7 Juin 2010
Suite d'un mauvais gag.
C'est l'histoire d'un (mauvais) gag, et qui a mal
tourné.
Fillon "réaffirme son soutien" et "sa confiance" à Hortefeux, titre... nouvelobs.com. Quelle histoire !
C'est l'histoire d'une plaisanterie. Sotte, lourde, grossière, plouque. En un mot la plaisanterie grotesque par excellence.

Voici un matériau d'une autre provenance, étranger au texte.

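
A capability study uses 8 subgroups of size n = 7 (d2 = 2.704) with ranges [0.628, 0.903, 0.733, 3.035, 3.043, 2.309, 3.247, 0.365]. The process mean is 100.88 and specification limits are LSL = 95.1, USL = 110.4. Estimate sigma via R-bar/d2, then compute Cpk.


R_bar = (0.628 + 0.903 + 0.733 + 3.035 + 3.043 + 2.309 + 3.247 + 0.365) / 8 = 1.782875
sigma = R_bar / d2 = 1.782875 / 2.704 = 0.65934726
Cp = (USL - LSL)/(6*sigma) = (110.4 - 95.1)/(6*0.65934726) = 3.8675
Cpu = (110.4 - 100.88)/(3*0.65934726) = 4.8128
Cpl = (100.88 - 95.1)/(3*0.65934726) = 2.9221
Cpk = min(Cpu, Cpl) = 2.9221

2.9221


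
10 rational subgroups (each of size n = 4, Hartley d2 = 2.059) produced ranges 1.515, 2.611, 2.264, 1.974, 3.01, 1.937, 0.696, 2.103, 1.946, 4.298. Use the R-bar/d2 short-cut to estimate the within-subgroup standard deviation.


R_bar = (1.515 + 2.611 + 2.264 + 1.974 + 3.01 + 1.937 + 0.696 + 2.103 + 1.946 + 4.298) / 10
R_bar = 22.354 / 10 = 2.2354
sigma_hat = R_bar / d2 = 2.2354 / 2.059 = 1.0857

1.0857


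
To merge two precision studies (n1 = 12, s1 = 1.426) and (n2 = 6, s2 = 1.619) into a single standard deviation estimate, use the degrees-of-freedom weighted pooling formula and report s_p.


s_p = sqrt(((n1-1)*s1^2 + (n2-1)*s2^2) / (n1+n2-2))
numerator = (12-1)*1.426^2 + (6-1)*1.619^2 = 22.368236 + 13.105805 = 35.474041
denominator = 12 + 6 - 2 = 16
s_p^2 = 35.474041 / 16 = 2.2171276
s_p = sqrt(2.2171276) = 1.4890

1.4890


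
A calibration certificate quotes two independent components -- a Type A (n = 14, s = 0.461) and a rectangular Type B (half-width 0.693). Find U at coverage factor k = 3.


u_A = s / sqrt(n) = 0.461 / sqrt(14) = 0.12320743
u_B = half_width / sqrt(3) = 0.693 / sqrt(3) = 0.40010374
uc = sqrt(u_A^2 + u_B^2) = sqrt(0.12320743^2 + 0.40010374^2) = 0.41864433
U = k * uc = 3 * 0.41864433
U = 1.2559

1.2559


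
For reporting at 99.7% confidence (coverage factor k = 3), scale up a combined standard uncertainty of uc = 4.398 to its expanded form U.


U = k * uc
U = 3 * 4.398
U = 13.1940

13.1940


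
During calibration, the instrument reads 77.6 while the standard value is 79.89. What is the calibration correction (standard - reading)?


Correction = standard - reading
= 79.89 - 77.6
= 2.2900

2.2900


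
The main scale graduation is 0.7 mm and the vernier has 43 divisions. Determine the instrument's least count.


LC = MSD / n_div
= 0.7 / 43
= 0.0163

0.0163


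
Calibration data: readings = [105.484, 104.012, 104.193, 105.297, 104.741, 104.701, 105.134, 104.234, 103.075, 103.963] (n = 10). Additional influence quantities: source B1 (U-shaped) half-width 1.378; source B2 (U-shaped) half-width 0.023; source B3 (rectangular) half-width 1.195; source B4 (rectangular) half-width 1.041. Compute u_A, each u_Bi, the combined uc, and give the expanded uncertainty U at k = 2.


mean = (105.484 + 104.012 + 104.193 + 105.297 + 104.741 + 104.701 + 105.134 + 104.234 + 103.075 + 103.963) / 10 = 104.4834
s = sqrt(sum((x - mean)^2)/(n-1)) = 0.73206636
u_A = s / sqrt(n) = 0.73206636 / sqrt(10) = 0.23149971
u_B1 = 1.378 / sqrt(2) = 0.97439314
u_B2 = 0.023 / sqrt(2) = 0.016263456
u_B3 = 1.195 / sqrt(3) = 0.68993357
u_B4 = 1.041 / sqrt(3) = 0.60102163
uc = sqrt(0.23149971^2 + 0.97439314^2 + 0.016263456^2 + 0.68993357^2 + 0.60102163^2) = 1.3566628
U = k * uc = 2 * 1.3566628
U = 2.7133

2.7133


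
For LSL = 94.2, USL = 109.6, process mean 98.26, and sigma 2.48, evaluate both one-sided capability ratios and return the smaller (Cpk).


Cpu = (USL - mean) / (3*sigma) = (109.6 - 98.26) / (3*2.48) = 1.5242
Cpl = (mean - LSL) / (3*sigma) = (98.26 - 94.2) / (3*2.48) = 0.5457
Cpk = min(Cpu, Cpl) = 0.5457

0.5457


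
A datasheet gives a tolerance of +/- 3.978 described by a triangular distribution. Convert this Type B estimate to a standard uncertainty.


u_B = half_width / sqrt(6)
u_B = 3.978 / 2.4494897
u_B = 1.6240

1.6240


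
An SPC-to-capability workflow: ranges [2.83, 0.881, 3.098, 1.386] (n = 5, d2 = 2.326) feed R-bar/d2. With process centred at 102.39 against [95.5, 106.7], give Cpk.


R_bar = (2.83 + 0.881 + 3.098 + 1.386) / 4 = 2.04875
sigma = R_bar / d2 = 2.04875 / 2.326 = 0.88080396
Cp = (USL - LSL)/(6*sigma) = (106.7 - 95.5)/(6*0.88080396) = 2.1193
Cpu = (106.7 - 102.39)/(3*0.88080396) = 1.6311
Cpl = (102.39 - 95.5)/(3*0.88080396) = 2.6075
Cpk = min(Cpu, Cpl) = 1.6311

1.6311


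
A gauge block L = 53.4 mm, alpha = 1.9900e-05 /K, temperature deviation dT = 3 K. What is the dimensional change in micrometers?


dL = L * alpha * dT
= 53.4 * 1.9900e-05 * 3
= 0.0031880 mm
dL_um = 0.0031880 * 1000 = 3.1880 um

3.1880


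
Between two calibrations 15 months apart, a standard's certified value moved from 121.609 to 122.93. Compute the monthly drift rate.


rate = (v2 - v1) / months
= (122.93 - 121.609) / 15
= 1.3210 / 15
= 0.0881

0.0881


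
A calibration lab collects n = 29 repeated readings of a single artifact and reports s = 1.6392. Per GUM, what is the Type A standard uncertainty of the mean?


u_A = s / sqrt(n)
u_A = 1.6392 / sqrt(29)
u_A = 1.6392 / 5.3851648
u_A = 0.3044

0.3044


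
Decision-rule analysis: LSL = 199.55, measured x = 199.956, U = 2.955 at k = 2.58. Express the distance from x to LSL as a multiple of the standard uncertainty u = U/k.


u = U / k = 2.955 / 2.58 = 1.1453488
margin = |LSL - x| = |199.55 - 199.956| = 0.406
z = margin / u = 0.406 / 1.1453488
z = 0.3545

0.3545


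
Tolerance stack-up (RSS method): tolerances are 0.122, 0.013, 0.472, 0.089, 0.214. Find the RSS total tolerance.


RSS = sqrt(0.122^2 + 0.013^2 + 0.472^2 + 0.089^2 + 0.214^2)
= sqrt(0.291554)
= 0.5400

0.5400


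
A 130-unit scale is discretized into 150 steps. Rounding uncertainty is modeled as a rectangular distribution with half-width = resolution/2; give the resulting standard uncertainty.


resolution = range / divisions
resolution = 130 / 150 = 0.86666667
u_res = resolution / (2*sqrt(3))
u_res = 0.86666667 / 3.4641016
u_res = 0.2502

0.2502


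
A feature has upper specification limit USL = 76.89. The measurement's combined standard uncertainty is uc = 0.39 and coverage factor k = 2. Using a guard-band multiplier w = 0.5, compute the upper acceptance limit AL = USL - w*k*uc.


U = k * uc = 2 * 0.39 = 0.78
guard band g = w * U = 0.5 * 0.78 = 0.39
AL = USL - g = 76.89 - 0.39
AL = 76.5000

76.5000


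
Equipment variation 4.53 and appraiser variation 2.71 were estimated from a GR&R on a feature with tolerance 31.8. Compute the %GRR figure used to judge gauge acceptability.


GRR = sqrt(EV^2 + AV^2) = sqrt(4.53^2 + 2.71^2) = 5.2787309
%GRR = GRR / tol * 100 = 5.2787309 / 31.8 * 100
%GRR = 16.5998

16.5998


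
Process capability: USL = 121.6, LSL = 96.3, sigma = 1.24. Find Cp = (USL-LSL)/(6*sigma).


Cp = (USL - LSL) / (6 * sigma)
= (121.6 - 96.3) / (6 * 1.24)
= 25.3000 / 7.4400
= 3.4005

3.4005


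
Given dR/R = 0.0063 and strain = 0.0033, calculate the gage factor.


GF = (dR/R) / epsilon
= 0.0063 / 0.0033
= 1.9091

1.9091


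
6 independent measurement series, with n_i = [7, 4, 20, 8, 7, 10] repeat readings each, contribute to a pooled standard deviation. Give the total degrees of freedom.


nu = sum_i (n_i - 1)
nu = ((7 - 1) + (4 - 1) + (20 - 1) + (8 - 1) + (7 - 1) + (10 - 1))
nu = 6 + 3 + 19 + 7 + 6 + 9
nu = 50

50


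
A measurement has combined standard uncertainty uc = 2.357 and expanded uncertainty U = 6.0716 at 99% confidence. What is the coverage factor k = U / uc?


k = U / uc
k = 6.0716 / 2.357
k = 2.576

2.576


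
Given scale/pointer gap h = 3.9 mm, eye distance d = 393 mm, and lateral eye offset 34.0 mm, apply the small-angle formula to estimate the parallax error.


error = h * offset / d
= 3.9 * 34.0 / 393
= 0.3374

0.3374


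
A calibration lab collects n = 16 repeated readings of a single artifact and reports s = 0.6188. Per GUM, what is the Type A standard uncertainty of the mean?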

Un peu comme l'humour des humoristes d'aujourd'hui (la liste est très longue - hélas ! -, de ces "zumoristes" qui sont à l'humour ce que les fumistes sont à la fumée),
ces présumés comiques que l'on nous sert et ressert sans modération car tout est devenu, en France, affaire de réseaux ; y compris, à la télévision, les chaînes du "service
public". S'agissant de nos élus-dirigeants, tout le monde sait qu'on n'attend pas plus d'esprit de finesse que d'esprit de géométrie chez "nos" politiques, et il y a longtemps que nous
avons fait notre deuil de la subtilité, tant dans l'analyse que dans l'action. Nous, oui. Mais pas la police de la pensée. Et encore moins l'un de ses bras séculiers, semble-t-il : la
police des plaisanteries, qui veille et surveille le moindre propos dont elle pourrait faire son miel. Rien que du mécanique, là-dedans. Et du bien vivant. Or c'est précisément dans le
mécanique plaqué sur le vivant que se situe, comme dirait un certain Henri B., le ressort comique de la situation. Du mécanique, en effet, il y en a depuis le commencement de cette
affaire. Et même avant la ridicule saillie de M. Hortefeux (qui se voulait amical et chaleureux là où le tribunal a retenu l'injure raciste, c'est dire si la diversité est au
rendez-vous, ne serait-ce que dans la relation entre l'intention et l'interprétation). Le mécanique réside dans tous ces mécanismes qui permettent de faire d'une braise, un gigantesque
incendie qui devient, pour le baudet de la fable, un véritable bûcher.
Sur le plan mécanique, il y a le doigt, puis le bras engagés dans l'engrenage de la police de la pensée par ceux-là même,
qui, aujourd'hui, devant l'absurdité de la situation, et à défaut d'exprimer leur véritable pensée - tant la police de la pensée est menaçante -, expriment leur... solidarité. Cela
ne veut pas dire grand-chose. Cela veut d'autant moins dire qu'ils ont déjà fait preuve de solidarité dans la mise en place de cette police de la pensée ( sur la police de
la pensée, lire 1984 de Georges Orwell où tout est dit et analysé, avec la plus grande minutie et clairvoyance° dont ils ont renforcé le dispositif totalitaire et diabolique mis en
place par François le Fourbe : par... solidarité, ils ont donné la main à ceux qui gèrent l'attribut et l'attribution. C'est ainsi que le Président Sarkozy a renforcé le dispositif, et
que son plus fidèle lieutenant s'y est englué après s'être lamentablement débattu dans les mailles du filet qu'il a contribué à se jeter dessus en croyant s'enduire
du baume de l'invulnérabilité. Il faut dire que les uns et les autres pensaient pouvoir récupérer la machine infernale pour leur usage exclusif. C'est un peu puéril, sans
doute, mais ne sommes-nous pas tous, à un moment ou à un autre, de grands enfants ?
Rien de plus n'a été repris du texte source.